The Florida Man pilot was picked up by Charter (Spectrum) on March 27, 2020 after Fox Entertainment passed on it. Kettner, who had previously been an executive producer on Bones, explained that the procedural format was an excellent format to have real drama and comedy, and called the show a "serialized crimedy." By March 1, 2022, when the casting of Luke Kirby, who also came on as a producer, and Tiana Okoye in the lead roles was announced, as well as the news that Emmy-winning director Colin Bucksey had been brought on for the pilot, the project had become a co-production between Spectrum Originals and Roku and been renamed Panhandle.
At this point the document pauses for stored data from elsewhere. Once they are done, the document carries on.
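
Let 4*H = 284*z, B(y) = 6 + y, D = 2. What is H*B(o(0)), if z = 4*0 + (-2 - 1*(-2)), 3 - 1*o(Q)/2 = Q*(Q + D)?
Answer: 0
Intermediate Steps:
o(Q) = 6 - 2*Q*(2 + Q) (o(Q) = 6 - 2*Q*(Q + 2) = 6 - 2*Q*(2 + Q))
z = 0 (z = 0 + (-2 + 2) = 0 + 0 = 0)
H = 0 (H = (284*0)/4 = (¼)*0 = 0)
H*B(o(0)) = 0*(6 + (6 - 4*0 - 2*0²)) = 0*(6 + (6 + 0 - 2*0)) = 0*(6 + (6 + 0 + 0)) = 0*(6 + 6) = 0*12 = 0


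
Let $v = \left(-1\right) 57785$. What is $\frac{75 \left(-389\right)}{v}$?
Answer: $\frac{5835}{11557} \approx 0.50489$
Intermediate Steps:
$v = -57785$
$\frac{75 \left(-389\right)}{v} = \frac{75 \left(-389\right)}{-57785} = \left(-29175\right) \left(- \frac{1}{57785}\right) = \frac{5835}{11557}$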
Kirby said of his experience as an actor and first-time producer: "We started this show coming out of COVID, and all of the restrictions and all of that, and I spent a lot of my time at home watching Columbo and Golden Girls [...] both of them gave me such a degree of comfort just to sort of dive into those realities for a half hour, an hour here and there [...] it made me kind of yearn for something along those lines coming out of it. And so when this came my way, it sort of felt like those two [...] were melding, and I took it as a sign to go for it."

The series was filmed in Savannah, Georgia, with Myrtle Grove Plantation in Richmond Hill serving as the central location of the Prescott compound.

The series is strongly similar to the French-Belgian series Balthazar which follows a forensic doctor haunted by the murder of his wife which he is still investigating and whose ghost he also sees as well.

== Release ==
On September 7, 2023, it was announced that Panhandle would be one of 35 shows removed from Roku as a cost-cutting measure. A second season has not yet been announced.